O projeto original que foi apresentado no Conselho Superior de Política Energética (no qual eu representava a sociedade civil) há vários anos, tinha muitos problemas, inclusive não se levando em conta, adequadamente, os custos das linhas de transmissão.
Ao que fui informado, o projeto melhorou, mas o Ibama se queixou, até recentemente, que o projeto não estava suficientemente bem instruído para permitir a apreciação do EIA/RIMA (Relatório de Impacto Ambiental). Em suma, era preciso mais trabalho e ele não foi feito em tempo hábil. A legislação ambiental é complicada e existem “fundamentalistas” no sistema licenciador. Não são órgãos públicos, em greves semi-permanentes, que podem resolver estes problemas. Por outro lado, empreendedores e os órgãos de planejamento (como a Empresa de Planejamento Energético) parecem não entender estas complicações e insistem em obter licenças rapidamente (ou construir sem licenças), como ocorria no passado.
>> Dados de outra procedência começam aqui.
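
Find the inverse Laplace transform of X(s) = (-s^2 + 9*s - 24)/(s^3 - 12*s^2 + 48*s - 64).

-2*t^2*exp(4*t) + t*exp(4*t) - exp(4*t)

Factor the denominator: s^3 - 12*s^2 + 48*s - 64 = (s - 4)^3.
Partial fraction decomposition gives [-1/(s - 4)] + [(s - 4)^(-2)] + [-4/(s - 4)^3].
Invert each term: -1/(s - 4) ↔ -e^(4t); 1/(s - 4)^2 ↔ t·e^(4t); -4/(s - 4)^3 ↔ (-2)t^2·e^(4t).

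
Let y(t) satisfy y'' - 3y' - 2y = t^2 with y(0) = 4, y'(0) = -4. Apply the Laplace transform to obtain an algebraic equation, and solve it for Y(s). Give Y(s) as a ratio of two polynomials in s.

Y(s) = (4*s^4 - 16*s^3 + 2)/(s^5 - 3*s^4 - 2*s^3)

Take the Laplace transform of both sides.
Using L{y''} = s^2 Y - s·y(0) - y'(0) and L{y'} = sY - y(0), with y(0) = 4, y'(0) = -4, the left side becomes (s^2 - 3*s - 2)Y - (4*s - 16).
The right side is L{t^2} = 2/s^3.
So (s^2 - 3*s - 2)Y = 2/s^3 + (4*s - 16).
Divide through and combine into a single rational function.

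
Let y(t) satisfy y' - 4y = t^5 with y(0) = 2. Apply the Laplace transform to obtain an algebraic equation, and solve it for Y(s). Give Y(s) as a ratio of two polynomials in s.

Transform both sides with L{·}.
The derivative rules (L{y'} = sY - y(0) = sY - 2) turn the left side into (s - 4)Y - (2).
The right side is L{t^5} = 120/s^6.
So (s - 4)Y = 120/s^6 + (2).
Solve for Y(s) and write it as one ratio of polynomials.

Y(s) = (2*s^6 + 120)/(s^7 - 4*s^6)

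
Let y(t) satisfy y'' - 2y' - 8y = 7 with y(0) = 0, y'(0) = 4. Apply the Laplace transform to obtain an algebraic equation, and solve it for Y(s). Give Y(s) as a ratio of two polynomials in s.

Y(s) = (4*s + 7)/(s^3 - 2*s^2 - 8*s)

Apply the Laplace transform to the equation.
Using L{y''} = s^2 Y - s·y(0) - y'(0) and L{y'} = sY - y(0), with y(0) = 0, y'(0) = 4, the left side becomes (s^2 - 2*s - 8)Y - (4).
The right side is L{7} = 7/s.
So (s^2 - 2*s - 8)Y = 7/s + (4).
Isolate Y and clear denominators.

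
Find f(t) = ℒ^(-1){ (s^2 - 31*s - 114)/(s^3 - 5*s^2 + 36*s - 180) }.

Factor the denominator: s^3 - 5*s^2 + 36*s - 180 = (s - 5)*(s^2 + 36).
Partial fraction decomposition gives [-4/(s - 5)] + [5*s/(s^2 + 36)] + [-6/(s^2 + 36)].
Invert each term: -4/(s - 5) ↔ -4e^(5t); 5·s/(s^2 + 36) ↔ 5cos(6t); -1·6/(s^2 + 36) ↔ -sin(6t).

f(t) = -4*exp(5*t) - sin(6*t) + 5*cos(6*t)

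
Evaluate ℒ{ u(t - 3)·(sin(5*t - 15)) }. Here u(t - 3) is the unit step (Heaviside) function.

By the second shifting theorem, L{u(t - c)·g(t - c)} = e^(-cs)·G(s) with c = 3 and G(s) = L{g(t)}.
L{sin(5t)} = 5/(s^2 + 25).

5*exp(-3*s)/(s^2 + 25)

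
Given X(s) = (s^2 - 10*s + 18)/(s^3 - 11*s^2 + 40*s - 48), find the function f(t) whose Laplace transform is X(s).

f(t) = -6*t*exp(4*t) + 4*exp(4*t) - 3*exp(3*t)

Factor the denominator: s^3 - 11*s^2 + 40*s - 48 = (s - 4)^2*(s - 3).
Partial fraction decomposition gives [4/(s - 4)] + [-6/(s - 4)^2] + [-3/(s - 3)].
Invert each term: 4/(s - 4) ↔ 4e^(4t); -6/(s - 4)^2 ↔ -6t·e^(4t); -3/(s - 3) ↔ -3e^(3t).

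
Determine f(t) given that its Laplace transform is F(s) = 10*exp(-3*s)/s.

f(t) = Heaviside(t - 3)*(10)

The factor e^(-3s) signals a time shift by c = 3 (second shifting theorem).
L{10} = 10/s, so L^-1{10/s} = 10.
Hence the inverse is u(t - 3) times that function evaluated at t - 3.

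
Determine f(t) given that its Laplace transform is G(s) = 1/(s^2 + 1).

f(t) = sin(t)

Since L{sin(t)} = 1/(s^2 + 1), the inverse is sin(t).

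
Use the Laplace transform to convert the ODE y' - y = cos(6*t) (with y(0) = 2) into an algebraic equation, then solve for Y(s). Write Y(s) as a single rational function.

Laplace-transform each side.
Using L{y'} = sY - y(0) = sY - 2, the left side becomes (s - 1)Y - (2).
The right side is L{cos(6*t)} = s/(s^2 + 36).
So (s - 1)Y = s/(s^2 + 36) + (2).
Divide through and combine into a single rational function.

Y(s) = (2*s^2 + s + 72)/(s^3 - s^2 + 36*s - 36)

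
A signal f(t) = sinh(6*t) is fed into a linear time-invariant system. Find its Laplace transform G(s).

G(s) = 6/(s^2 - 36)

L{sinh(6t)} = 6/(s^2 - 36).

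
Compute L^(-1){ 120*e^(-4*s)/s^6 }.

The factor e^(-4s) signals a time shift by c = 4 (second shifting theorem).
L{t^5} = 5!/s^6 = 120/s^6, so L^-1{120/s^6} = t^5.
Hence the inverse is u(t - 4) times that function evaluated at t - 4.

Heaviside(t - 4)*((t - 4)^5)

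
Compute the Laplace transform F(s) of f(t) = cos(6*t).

F(s) = s/(s^2 + 36)

L{cos(6t)} = s/(s^2 + 36).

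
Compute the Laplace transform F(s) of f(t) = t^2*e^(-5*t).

L{e^(-5t)} = 1/(s + 5).
Then apply L{t^2·g(t)} = (-1)^2 d^2/ds^2[G(s)] with G(s) = 1/(s + 5):
differentiating 2 times and applying the sign gives 2/(s + 5)^3.

F(s) = 2/(s + 5)^3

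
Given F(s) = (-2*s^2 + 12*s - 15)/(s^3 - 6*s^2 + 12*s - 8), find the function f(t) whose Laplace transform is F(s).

f(t) = t^2*exp(2*t)/2 + 4*t*exp(2*t) - 2*exp(2*t)

Factor the denominator: s^3 - 6*s^2 + 12*s - 8 = (s - 2)^3.
Partial fraction decomposition gives [-2/(s - 2)] + [4/(s - 2)^2] + [(s - 2)^(-3)].
Invert each term: -2/(s - 2) ↔ -2e^(2t); 4/(s - 2)^2 ↔ 4t·e^(2t); 1/(s - 2)^3 ↔ (1/2)t^2·e^(2t).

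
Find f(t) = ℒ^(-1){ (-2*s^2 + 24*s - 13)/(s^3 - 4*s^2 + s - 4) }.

f(t) = 3*exp(4*t) + 4*sin(t) - 5*cos(t)

Factor the denominator: s^3 - 4*s^2 + s - 4 = (s - 4)*(s^2 + 1).
Partial fraction decomposition gives [3/(s - 4)] + [-5*s/(s^2 + 1)] + [4/(s^2 + 1)].
Invert each term: 3/(s - 4) ↔ 3e^(4t); -5·s/(s^2 + 1) ↔ -5cos(t); 4·1/(s^2 + 1) ↔ 4sin(t).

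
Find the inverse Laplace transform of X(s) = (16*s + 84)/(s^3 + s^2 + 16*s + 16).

5*sin(4*t) - 4*cos(4*t) + 4*exp(-t)

Factor the denominator: s^3 + s^2 + 16*s + 16 = (s + 1)*(s^2 + 16).
Partial fraction decomposition gives [4/(s + 1)] + [-4*s/(s^2 + 16)] + [20/(s^2 + 16)].
Invert each term: 4/(s + 1) ↔ 4e^(-t); -4·s/(s^2 + 16) ↔ -4cos(4t); 5·4/(s^2 + 16) ↔ 5sin(4t).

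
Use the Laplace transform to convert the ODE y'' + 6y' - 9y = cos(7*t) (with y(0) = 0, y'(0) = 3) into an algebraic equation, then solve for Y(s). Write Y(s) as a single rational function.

Y(s) = (3*s^2 + s + 147)/(s^4 + 6*s^3 + 40*s^2 + 294*s - 441)

Take the Laplace transform of both sides.
Using L{y''} = s^2 Y - s·y(0) - y'(0) and L{y'} = sY - y(0), with y(0) = 0, y'(0) = 3, the left side becomes (s^2 + 6*s - 9)Y - (3).
The right side is L{cos(7*t)} = s/(s^2 + 49).
So (s^2 + 6*s - 9)Y = s/(s^2 + 49) + (3).
Solve for Y(s) and write it as one ratio of polynomials.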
Uma solução simplista proposta por Jeison Kellman, presidente da Aneel, é a de que o Ibama faça a análise ambiental, mas que a decisão final seja feita pelo Conselho de Defesa Nacional, órgão que assessora o presidente da República. Ela certamente vai provocar reações dos ambientalistas e para adotá-la seria preciso mudar a legislação ambiental que estabelece que o EIA/RIMA deve pautar a decisão final pesando inclusive os aspectos positivos e negativos dos empreendimentos (não só os ambientais como também os sociais).
José Goldemberg, professor do Instituto de eletrotécnica e Energia da Universidade de São Paulo, foi secretário do Meio Ambiente do Estado de São Paulo.